Chase Chase - 9 months ago 32
Python Question

How To Tell if An Element In A List Is Itself A List? [Python]

As an exercise, I'm creating a code which recursively sums the elements of a list, including lists within lists.

Sample list: a = [1,2,[3,4],[5,6]]

Sample result: 21

My code is as follows:

a = [1,2,[3,4],[5,6]]

def sum(list):
if len(list[0]) == 1 and len(list) ==1: # case where list is [x]
return list[0]
elif len(list[0]) == 1 and len(list) > 1: # case where list is [x, etc]
return list[0] + sum(list[1:])
elif len(list[0]) > 1 and len(list == 1): # case where list is [[x,etc]]
return sum(list[0])
else: # case where list is [[x, etc], etc]
return sum(list[0]) + sum(list[1:])

print (sum(a))


However, when I try to run this I get the error "object of type 'int' has no length." I was under the impression that list[0] would just have a length of 1 if it's not a list in itself, but obviously, that doesn't work.
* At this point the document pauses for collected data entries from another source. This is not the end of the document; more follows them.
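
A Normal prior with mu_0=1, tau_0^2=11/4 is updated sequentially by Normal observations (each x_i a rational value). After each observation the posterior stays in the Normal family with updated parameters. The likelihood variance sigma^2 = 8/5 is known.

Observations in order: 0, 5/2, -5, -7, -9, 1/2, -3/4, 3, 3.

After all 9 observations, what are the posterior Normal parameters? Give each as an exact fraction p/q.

mu_0=-2677/2108, tau_0^2=88/527

obs 1: x=0 → posterior Normal(32/87, 88/87)
obs 2: x=5/2 → posterior Normal(339/284, 44/71)
obs 3: x=-5 → posterior Normal(-211/394, 88/197)
obs 4: x=-7 → posterior Normal(-109/56, 22/63)
obs 5: x=-9 → posterior Normal(-1971/614, 88/307)
obs 6: x=1/2 → posterior Normal(-479/181, 44/181)
obs 7: x=-3/4 → posterior Normal(-3997/1668, 88/417)
obs 8: x=3 → posterior Normal(-3337/1888, 11/59)
obs 9: x=3 → posterior Normal(-2677/2108, 88/527)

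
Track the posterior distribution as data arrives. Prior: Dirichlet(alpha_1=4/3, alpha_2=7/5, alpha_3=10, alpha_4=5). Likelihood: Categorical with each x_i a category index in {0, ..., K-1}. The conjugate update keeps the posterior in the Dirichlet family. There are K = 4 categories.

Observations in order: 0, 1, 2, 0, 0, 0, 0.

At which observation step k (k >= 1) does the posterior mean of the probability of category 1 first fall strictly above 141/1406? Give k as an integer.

k = 2

obs 1: x=0 → posterior Dirichlet(7/3, 7/5, 10, 5)
obs 2: x=1 → posterior Dirichlet(7/3, 12/5, 10, 5)
obs 3: x=2 → posterior Dirichlet(7/3, 12/5, 11, 5)
obs 4: x=0 → posterior Dirichlet(10/3, 12/5, 11, 5)
obs 5: x=0 → posterior Dirichlet(13/3, 12/5, 11, 5)
obs 6: x=0 → posterior Dirichlet(16/3, 12/5, 11, 5)
obs 7: x=0 → posterior Dirichlet(19/3, 12/5, 11, 5)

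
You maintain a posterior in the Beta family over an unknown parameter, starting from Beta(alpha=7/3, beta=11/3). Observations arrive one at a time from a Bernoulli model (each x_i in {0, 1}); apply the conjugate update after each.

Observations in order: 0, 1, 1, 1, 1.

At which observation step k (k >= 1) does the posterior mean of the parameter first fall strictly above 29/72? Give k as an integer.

obs 1: x=0 → posterior Beta(7/3, 14/3)
obs 2: x=1 → posterior Beta(10/3, 14/3)
obs 3: x=1 → posterior Beta(13/3, 14/3)
obs 4: x=1 → posterior Beta(16/3, 14/3)
obs 5: x=1 → posterior Beta(19/3, 14/3)

k = 2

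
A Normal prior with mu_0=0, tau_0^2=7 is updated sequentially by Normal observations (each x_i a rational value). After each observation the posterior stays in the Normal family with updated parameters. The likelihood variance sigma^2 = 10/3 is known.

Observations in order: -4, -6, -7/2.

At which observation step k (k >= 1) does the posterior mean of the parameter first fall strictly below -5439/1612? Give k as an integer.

obs 1: x=-4 → posterior Normal(-84/31, 70/31)
obs 2: x=-6 → posterior Normal(-105/26, 35/26)
obs 3: x=-7/2 → posterior Normal(-567/146, 70/73)

k = 2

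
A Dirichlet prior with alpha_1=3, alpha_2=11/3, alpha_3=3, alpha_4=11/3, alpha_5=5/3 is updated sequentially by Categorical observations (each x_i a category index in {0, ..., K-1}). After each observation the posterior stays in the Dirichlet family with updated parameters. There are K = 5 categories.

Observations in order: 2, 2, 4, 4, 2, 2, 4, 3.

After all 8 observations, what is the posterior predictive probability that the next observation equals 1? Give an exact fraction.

11/69

obs 1: x=2 → posterior Dirichlet(3, 11/3, 4, 11/3, 5/3)
obs 2: x=2 → posterior Dirichlet(3, 11/3, 5, 11/3, 5/3)
obs 3: x=4 → posterior Dirichlet(3, 11/3, 5, 11/3, 8/3)
obs 4: x=4 → posterior Dirichlet(3, 11/3, 5, 11/3, 11/3)
obs 5: x=2 → posterior Dirichlet(3, 11/3, 6, 11/3, 11/3)
obs 6: x=2 → posterior Dirichlet(3, 11/3, 7, 11/3, 11/3)
obs 7: x=4 → posterior Dirichlet(3, 11/3, 7, 11/3, 14/3)
obs 8: x=3 → posterior Dirichlet(3, 11/3, 7, 14/3, 14/3)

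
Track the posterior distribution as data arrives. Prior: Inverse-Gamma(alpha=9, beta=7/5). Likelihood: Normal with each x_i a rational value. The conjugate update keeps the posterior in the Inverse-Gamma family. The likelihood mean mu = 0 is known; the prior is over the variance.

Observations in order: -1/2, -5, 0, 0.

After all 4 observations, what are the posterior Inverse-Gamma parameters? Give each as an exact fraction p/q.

alpha=11, beta=561/40

obs 1: x=-1/2 → posterior Inverse-Gamma(19/2, 61/40)
obs 2: x=-5 → posterior Inverse-Gamma(10, 561/40)
obs 3: x=0 → posterior Inverse-Gamma(21/2, 561/40)
obs 4: x=0 → posterior Inverse-Gamma(11, 561/40)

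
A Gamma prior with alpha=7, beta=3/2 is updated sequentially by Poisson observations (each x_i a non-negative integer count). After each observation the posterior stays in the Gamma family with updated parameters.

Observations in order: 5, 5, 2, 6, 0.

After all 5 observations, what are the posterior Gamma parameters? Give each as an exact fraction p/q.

obs 1: x=5 → posterior Gamma(12, 5/2)
obs 2: x=5 → posterior Gamma(17, 7/2)
obs 3: x=2 → posterior Gamma(19, 9/2)
obs 4: x=6 → posterior Gamma(25, 11/2)
obs 5: x=0 → posterior Gamma(25, 13/2)

alpha=25, beta=13/2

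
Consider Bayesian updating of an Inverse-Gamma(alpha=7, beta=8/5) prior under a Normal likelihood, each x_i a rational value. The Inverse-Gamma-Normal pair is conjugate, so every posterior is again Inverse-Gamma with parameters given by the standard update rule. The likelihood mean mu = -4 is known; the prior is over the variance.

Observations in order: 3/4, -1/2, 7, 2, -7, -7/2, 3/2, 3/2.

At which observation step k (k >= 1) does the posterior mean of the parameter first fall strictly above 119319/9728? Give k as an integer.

k = 7

obs 1: x=3/4 → posterior Inverse-Gamma(15/2, 2061/160)
obs 2: x=-1/2 → posterior Inverse-Gamma(8, 3041/160)
obs 3: x=7 → posterior Inverse-Gamma(17/2, 12721/160)
obs 4: x=2 → posterior Inverse-Gamma(9, 15601/160)
obs 5: x=-7 → posterior Inverse-Gamma(19/2, 16321/160)
obs 6: x=-7/2 → posterior Inverse-Gamma(10, 16341/160)
obs 7: x=3/2 → posterior Inverse-Gamma(21/2, 18761/160)
obs 8: x=3/2 → posterior Inverse-Gamma(11, 21181/160)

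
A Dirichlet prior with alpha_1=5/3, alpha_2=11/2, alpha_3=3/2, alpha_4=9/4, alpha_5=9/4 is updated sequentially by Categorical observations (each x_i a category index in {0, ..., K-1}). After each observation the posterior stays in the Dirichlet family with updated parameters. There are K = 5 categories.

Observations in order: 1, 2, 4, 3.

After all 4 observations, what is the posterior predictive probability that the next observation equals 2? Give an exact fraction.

15/103

obs 1: x=1 → posterior Dirichlet(5/3, 13/2, 3/2, 9/4, 9/4)
obs 2: x=2 → posterior Dirichlet(5/3, 13/2, 5/2, 9/4, 9/4)
obs 3: x=4 → posterior Dirichlet(5/3, 13/2, 5/2, 9/4, 13/4)
obs 4: x=3 → posterior Dirichlet(5/3, 13/2, 5/2, 13/4, 13/4)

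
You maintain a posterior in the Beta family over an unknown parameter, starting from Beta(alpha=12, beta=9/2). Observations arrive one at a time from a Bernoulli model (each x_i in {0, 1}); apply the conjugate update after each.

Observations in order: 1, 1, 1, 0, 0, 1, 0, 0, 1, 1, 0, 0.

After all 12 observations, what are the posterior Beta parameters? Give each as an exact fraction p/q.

alpha=18, beta=21/2

obs 1: x=1 → posterior Beta(13, 9/2)
obs 2: x=1 → posterior Beta(14, 9/2)
obs 3: x=1 → posterior Beta(15, 9/2)
obs 4: x=0 → posterior Beta(15, 11/2)
obs 5: x=0 → posterior Beta(15, 13/2)
obs 6: x=1 → posterior Beta(16, 13/2)
obs 7: x=0 → posterior Beta(16, 15/2)
obs 8: x=0 → posterior Beta(16, 17/2)
obs 9: x=1 → posterior Beta(17, 17/2)
obs 10: x=1 → posterior Beta(18, 17/2)
obs 11: x=0 → posterior Beta(18, 19/2)
obs 12: x=0 → posterior Beta(18, 21/2)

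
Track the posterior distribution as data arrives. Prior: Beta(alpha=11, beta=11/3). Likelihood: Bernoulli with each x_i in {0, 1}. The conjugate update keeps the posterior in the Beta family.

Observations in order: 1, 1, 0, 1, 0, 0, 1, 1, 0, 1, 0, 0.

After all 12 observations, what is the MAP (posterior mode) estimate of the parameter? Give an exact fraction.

obs 1: x=1 → posterior Beta(12, 11/3)
obs 2: x=1 → posterior Beta(13, 11/3)
obs 3: x=0 → posterior Beta(13, 14/3)
obs 4: x=1 → posterior Beta(14, 14/3)
obs 5: x=0 → posterior Beta(14, 17/3)
obs 6: x=0 → posterior Beta(14, 20/3)
obs 7: x=1 → posterior Beta(15, 20/3)
obs 8: x=1 → posterior Beta(16, 20/3)
obs 9: x=0 → posterior Beta(16, 23/3)
obs 10: x=1 → posterior Beta(17, 23/3)
obs 11: x=0 → posterior Beta(17, 26/3)
obs 12: x=0 → posterior Beta(17, 29/3)

24/37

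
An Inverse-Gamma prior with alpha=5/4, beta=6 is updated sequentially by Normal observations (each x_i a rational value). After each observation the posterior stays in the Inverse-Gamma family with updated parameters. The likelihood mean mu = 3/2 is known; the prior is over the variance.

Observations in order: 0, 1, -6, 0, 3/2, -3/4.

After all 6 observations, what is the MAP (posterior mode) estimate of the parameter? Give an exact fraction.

1249/168

obs 1: x=0 → posterior Inverse-Gamma(7/4, 57/8)
obs 2: x=1 → posterior Inverse-Gamma(9/4, 29/4)
obs 3: x=-6 → posterior Inverse-Gamma(11/4, 283/8)
obs 4: x=0 → posterior Inverse-Gamma(13/4, 73/2)
obs 5: x=3/2 → posterior Inverse-Gamma(15/4, 73/2)
obs 6: x=-3/4 → posterior Inverse-Gamma(17/4, 1249/32)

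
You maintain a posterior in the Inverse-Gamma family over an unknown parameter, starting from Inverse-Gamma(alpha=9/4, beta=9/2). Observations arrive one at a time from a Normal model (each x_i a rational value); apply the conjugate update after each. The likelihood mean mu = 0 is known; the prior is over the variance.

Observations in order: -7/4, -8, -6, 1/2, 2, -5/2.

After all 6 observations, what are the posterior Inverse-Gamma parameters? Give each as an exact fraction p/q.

obs 1: x=-7/4 → posterior Inverse-Gamma(11/4, 193/32)
obs 2: x=-8 → posterior Inverse-Gamma(13/4, 1217/32)
obs 3: x=-6 → posterior Inverse-Gamma(15/4, 1793/32)
obs 4: x=1/2 → posterior Inverse-Gamma(17/4, 1797/32)
obs 5: x=2 → posterior Inverse-Gamma(19/4, 1861/32)
obs 6: x=-5/2 → posterior Inverse-Gamma(21/4, 1961/32)

alpha=21/4, beta=1961/32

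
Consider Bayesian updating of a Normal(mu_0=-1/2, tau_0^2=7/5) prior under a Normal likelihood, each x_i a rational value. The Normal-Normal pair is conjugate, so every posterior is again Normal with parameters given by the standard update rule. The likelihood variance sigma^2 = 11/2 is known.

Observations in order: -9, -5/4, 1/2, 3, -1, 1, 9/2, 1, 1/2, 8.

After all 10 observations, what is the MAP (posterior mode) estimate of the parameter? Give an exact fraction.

obs 1: x=-9 → posterior Normal(-307/138, 77/69)
obs 2: x=-5/4 → posterior Normal(-171/83, 77/83)
obs 3: x=1/2 → posterior Normal(-164/97, 77/97)
obs 4: x=3 → posterior Normal(-122/111, 77/111)
obs 5: x=-1 → posterior Normal(-136/125, 77/125)
obs 6: x=1 → posterior Normal(-122/139, 77/139)
obs 7: x=9/2 → posterior Normal(-59/153, 77/153)
obs 8: x=1 → posterior Normal(-45/167, 77/167)
obs 9: x=1/2 → posterior Normal(-38/181, 77/181)
obs 10: x=8 → posterior Normal(74/195, 77/195)

74/195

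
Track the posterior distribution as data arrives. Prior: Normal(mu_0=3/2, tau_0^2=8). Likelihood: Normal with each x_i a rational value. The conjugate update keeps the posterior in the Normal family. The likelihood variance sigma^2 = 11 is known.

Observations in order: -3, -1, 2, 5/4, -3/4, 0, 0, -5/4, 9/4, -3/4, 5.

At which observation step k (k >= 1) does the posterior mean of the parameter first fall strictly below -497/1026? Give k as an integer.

k = 2

obs 1: x=-3 → posterior Normal(-15/38, 88/19)
obs 2: x=-1 → posterior Normal(-31/54, 88/27)
obs 3: x=2 → posterior Normal(1/70, 88/35)
obs 4: x=5/4 → posterior Normal(21/86, 88/43)
obs 5: x=-3/4 → posterior Normal(3/34, 88/51)
obs 6: x=0 → posterior Normal(9/118, 88/59)
obs 7: x=0 → posterior Normal(9/134, 88/67)
obs 8: x=-5/4 → posterior Normal(-11/150, 88/75)
obs 9: x=9/4 → posterior Normal(25/166, 88/83)
obs 10: x=-3/4 → posterior Normal(1/14, 88/91)
obs 11: x=5 → posterior Normal(31/66, 8/9)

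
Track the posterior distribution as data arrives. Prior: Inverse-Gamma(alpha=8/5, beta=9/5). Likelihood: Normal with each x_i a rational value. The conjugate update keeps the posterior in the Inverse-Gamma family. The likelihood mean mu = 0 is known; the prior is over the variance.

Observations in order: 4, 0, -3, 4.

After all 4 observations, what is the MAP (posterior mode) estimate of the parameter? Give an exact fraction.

obs 1: x=4 → posterior Inverse-Gamma(21/10, 49/5)
obs 2: x=0 → posterior Inverse-Gamma(13/5, 49/5)
obs 3: x=-3 → posterior Inverse-Gamma(31/10, 143/10)
obs 4: x=4 → posterior Inverse-Gamma(18/5, 223/10)

223/46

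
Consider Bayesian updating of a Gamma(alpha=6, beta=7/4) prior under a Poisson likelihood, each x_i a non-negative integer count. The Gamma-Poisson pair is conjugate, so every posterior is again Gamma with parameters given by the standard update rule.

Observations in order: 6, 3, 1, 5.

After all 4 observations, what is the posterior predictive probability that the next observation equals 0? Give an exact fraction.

obs 1: x=6 → posterior Gamma(12, 11/4)
obs 2: x=3 → posterior Gamma(15, 15/4)
obs 3: x=1 → posterior Gamma(16, 19/4)
obs 4: x=5 → posterior Gamma(21, 23/4)

39471584120695485887249589623/1144561273430837494885949696427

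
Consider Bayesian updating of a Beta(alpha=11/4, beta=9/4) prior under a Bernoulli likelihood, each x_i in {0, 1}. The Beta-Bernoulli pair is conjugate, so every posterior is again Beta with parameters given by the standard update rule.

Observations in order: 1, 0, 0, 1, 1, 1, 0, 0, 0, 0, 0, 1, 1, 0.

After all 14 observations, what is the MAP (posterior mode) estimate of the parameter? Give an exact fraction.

obs 1: x=1 → posterior Beta(15/4, 9/4)
obs 2: x=0 → posterior Beta(15/4, 13/4)
obs 3: x=0 → posterior Beta(15/4, 17/4)
obs 4: x=1 → posterior Beta(19/4, 17/4)
obs 5: x=1 → posterior Beta(23/4, 17/4)
obs 6: x=1 → posterior Beta(27/4, 17/4)
obs 7: x=0 → posterior Beta(27/4, 21/4)
obs 8: x=0 → posterior Beta(27/4, 25/4)
obs 9: x=0 → posterior Beta(27/4, 29/4)
obs 10: x=0 → posterior Beta(27/4, 33/4)
obs 11: x=0 → posterior Beta(27/4, 37/4)
obs 12: x=1 → posterior Beta(31/4, 37/4)
obs 13: x=1 → posterior Beta(35/4, 37/4)
obs 14: x=0 → posterior Beta(35/4, 41/4)

31/68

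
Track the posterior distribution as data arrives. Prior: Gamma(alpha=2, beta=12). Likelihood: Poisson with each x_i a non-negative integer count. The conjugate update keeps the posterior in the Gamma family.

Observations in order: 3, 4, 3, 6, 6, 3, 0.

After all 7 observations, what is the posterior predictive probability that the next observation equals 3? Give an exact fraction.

61388323501702239085602258631672273953/536870912000000000000000000000000000000

obs 1: x=3 → posterior Gamma(5, 13)
obs 2: x=4 → posterior Gamma(9, 14)
obs 3: x=3 → posterior Gamma(12, 15)
obs 4: x=6 → posterior Gamma(18, 16)
obs 5: x=6 → posterior Gamma(24, 17)
obs 6: x=3 → posterior Gamma(27, 18)
obs 7: x=0 → posterior Gamma(27, 19)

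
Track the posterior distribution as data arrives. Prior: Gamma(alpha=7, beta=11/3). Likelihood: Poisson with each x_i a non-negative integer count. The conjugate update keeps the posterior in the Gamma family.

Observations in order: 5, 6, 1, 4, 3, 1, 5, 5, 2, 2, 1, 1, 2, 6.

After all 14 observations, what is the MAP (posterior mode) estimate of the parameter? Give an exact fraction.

150/53

obs 1: x=5 → posterior Gamma(12, 14/3)
obs 2: x=6 → posterior Gamma(18, 17/3)
obs 3: x=1 → posterior Gamma(19, 20/3)
obs 4: x=4 → posterior Gamma(23, 23/3)
obs 5: x=3 → posterior Gamma(26, 26/3)
obs 6: x=1 → posterior Gamma(27, 29/3)
obs 7: x=5 → posterior Gamma(32, 32/3)
obs 8: x=5 → posterior Gamma(37, 35/3)
obs 9: x=2 → posterior Gamma(39, 38/3)
obs 10: x=2 → posterior Gamma(41, 41/3)
obs 11: x=1 → posterior Gamma(42, 44/3)
obs 12: x=1 → posterior Gamma(43, 47/3)
obs 13: x=2 → posterior Gamma(45, 50/3)
obs 14: x=6 → posterior Gamma(51, 53/3)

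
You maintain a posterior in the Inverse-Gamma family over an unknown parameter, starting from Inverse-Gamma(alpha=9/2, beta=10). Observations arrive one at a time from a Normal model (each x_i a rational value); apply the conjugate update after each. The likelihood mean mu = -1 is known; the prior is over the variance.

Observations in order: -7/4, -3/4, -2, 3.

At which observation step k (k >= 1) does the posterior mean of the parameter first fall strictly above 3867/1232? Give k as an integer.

k = 4

obs 1: x=-7/4 → posterior Inverse-Gamma(5, 329/32)
obs 2: x=-3/4 → posterior Inverse-Gamma(11/2, 165/16)
obs 3: x=-2 → posterior Inverse-Gamma(6, 173/16)
obs 4: x=3 → posterior Inverse-Gamma(13/2, 301/16)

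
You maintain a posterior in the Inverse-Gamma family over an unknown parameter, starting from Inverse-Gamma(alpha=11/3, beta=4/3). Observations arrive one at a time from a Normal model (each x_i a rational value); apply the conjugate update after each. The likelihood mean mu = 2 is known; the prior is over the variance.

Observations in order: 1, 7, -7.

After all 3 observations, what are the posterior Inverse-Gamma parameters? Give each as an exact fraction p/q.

alpha=31/6, beta=329/6

obs 1: x=1 → posterior Inverse-Gamma(25/6, 11/6)
obs 2: x=7 → posterior Inverse-Gamma(14/3, 43/3)
obs 3: x=-7 → posterior Inverse-Gamma(31/6, 329/6)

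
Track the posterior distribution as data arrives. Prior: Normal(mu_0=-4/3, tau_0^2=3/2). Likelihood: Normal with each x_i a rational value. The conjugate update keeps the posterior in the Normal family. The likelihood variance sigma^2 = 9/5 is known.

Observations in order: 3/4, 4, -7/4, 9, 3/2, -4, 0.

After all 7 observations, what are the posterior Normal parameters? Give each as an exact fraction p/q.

mu_0=79/82, tau_0^2=9/41

obs 1: x=3/4 → posterior Normal(-17/44, 9/11)
obs 2: x=4 → posterior Normal(63/64, 9/16)
obs 3: x=-7/4 → posterior Normal(1/3, 3/7)
obs 4: x=9 → posterior Normal(2, 9/26)
obs 5: x=3/2 → posterior Normal(119/62, 9/31)
obs 6: x=-4 → posterior Normal(79/72, 1/4)
obs 7: x=0 → posterior Normal(79/82, 9/41)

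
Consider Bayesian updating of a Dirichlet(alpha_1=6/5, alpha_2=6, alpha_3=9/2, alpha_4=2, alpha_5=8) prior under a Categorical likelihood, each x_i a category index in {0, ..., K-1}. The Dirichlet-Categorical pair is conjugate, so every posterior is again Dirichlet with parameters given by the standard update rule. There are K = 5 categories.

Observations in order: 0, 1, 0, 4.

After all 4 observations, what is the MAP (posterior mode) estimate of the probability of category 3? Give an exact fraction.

obs 1: x=0 → posterior Dirichlet(11/5, 6, 9/2, 2, 8)
obs 2: x=1 → posterior Dirichlet(11/5, 7, 9/2, 2, 8)
obs 3: x=0 → posterior Dirichlet(16/5, 7, 9/2, 2, 8)
obs 4: x=4 → posterior Dirichlet(16/5, 7, 9/2, 2, 9)

10/207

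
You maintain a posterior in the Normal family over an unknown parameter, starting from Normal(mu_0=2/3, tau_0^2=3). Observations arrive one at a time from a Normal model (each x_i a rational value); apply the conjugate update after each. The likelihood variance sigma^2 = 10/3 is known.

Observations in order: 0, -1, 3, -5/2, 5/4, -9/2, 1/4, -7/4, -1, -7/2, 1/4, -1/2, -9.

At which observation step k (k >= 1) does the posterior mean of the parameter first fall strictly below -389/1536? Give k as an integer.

obs 1: x=0 → posterior Normal(20/57, 30/19)
obs 2: x=-1 → posterior Normal(-1/12, 15/14)
obs 3: x=3 → posterior Normal(2/3, 30/37)
obs 4: x=-5/2 → posterior Normal(13/276, 15/23)
obs 5: x=5/4 → posterior Normal(161/660, 6/11)
obs 6: x=-9/2 → posterior Normal(-325/768, 15/32)
obs 7: x=1/4 → posterior Normal(-149/438, 30/73)
obs 8: x=-7/4 → posterior Normal(-487/984, 15/41)
obs 9: x=-1 → posterior Normal(-85/156, 30/91)
obs 10: x=-7/2 → posterior Normal(-973/1200, 3/10)
obs 11: x=1/4 → posterior Normal(-473/654, 30/109)
obs 12: x=-1/2 → posterior Normal(-125/177, 15/59)
obs 13: x=-9 → posterior Normal(-493/381, 30/127)

k = 6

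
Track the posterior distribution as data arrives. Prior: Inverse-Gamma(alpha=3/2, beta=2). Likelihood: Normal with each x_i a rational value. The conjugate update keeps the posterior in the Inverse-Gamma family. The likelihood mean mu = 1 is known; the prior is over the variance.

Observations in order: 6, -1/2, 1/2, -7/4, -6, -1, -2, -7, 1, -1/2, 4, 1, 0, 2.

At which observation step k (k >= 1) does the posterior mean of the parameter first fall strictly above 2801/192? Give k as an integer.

k = 5

obs 1: x=6 → posterior Inverse-Gamma(2, 29/2)
obs 2: x=-1/2 → posterior Inverse-Gamma(5/2, 125/8)
obs 3: x=1/2 → posterior Inverse-Gamma(3, 63/4)
obs 4: x=-7/4 → posterior Inverse-Gamma(7/2, 625/32)
obs 5: x=-6 → posterior Inverse-Gamma(4, 1409/32)
obs 6: x=-1 → posterior Inverse-Gamma(9/2, 1473/32)
obs 7: x=-2 → posterior Inverse-Gamma(5, 1617/32)
obs 8: x=-7 → posterior Inverse-Gamma(11/2, 2641/32)
obs 9: x=1 → posterior Inverse-Gamma(6, 2641/32)
obs 10: x=-1/2 → posterior Inverse-Gamma(13/2, 2677/32)
obs 11: x=4 → posterior Inverse-Gamma(7, 2821/32)
obs 12: x=1 → posterior Inverse-Gamma(15/2, 2821/32)
obs 13: x=0 → posterior Inverse-Gamma(8, 2837/32)
obs 14: x=2 → posterior Inverse-Gamma(17/2, 2853/32)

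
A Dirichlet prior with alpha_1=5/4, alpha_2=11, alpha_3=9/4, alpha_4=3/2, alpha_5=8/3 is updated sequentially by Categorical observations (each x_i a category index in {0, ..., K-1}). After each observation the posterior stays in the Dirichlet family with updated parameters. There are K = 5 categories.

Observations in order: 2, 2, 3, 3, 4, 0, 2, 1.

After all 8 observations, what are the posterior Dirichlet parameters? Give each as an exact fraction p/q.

alpha_1=9/4, alpha_2=12, alpha_3=21/4, alpha_4=7/2, alpha_5=11/3

obs 1: x=2 → posterior Dirichlet(5/4, 11, 13/4, 3/2, 8/3)
obs 2: x=2 → posterior Dirichlet(5/4, 11, 17/4, 3/2, 8/3)
obs 3: x=3 → posterior Dirichlet(5/4, 11, 17/4, 5/2, 8/3)
obs 4: x=3 → posterior Dirichlet(5/4, 11, 17/4, 7/2, 8/3)
obs 5: x=4 → posterior Dirichlet(5/4, 11, 17/4, 7/2, 11/3)
obs 6: x=0 → posterior Dirichlet(9/4, 11, 17/4, 7/2, 11/3)
obs 7: x=2 → posterior Dirichlet(9/4, 11, 21/4, 7/2, 11/3)
obs 8: x=1 → posterior Dirichlet(9/4, 12, 21/4, 7/2, 11/3)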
What should I be doing instead to check whether an element in a list is itself a list?

Answer Source

What should I be doing instead to check whether an element in a list is itself a list?

if isinstance(x, list):

Common Gotchas You shouldn't name your own variables as list because you then overwrite the type list and function list()

Similarly for your function sum(). You wouldn't want to overwrite the sum() function that already handles a list of numbers.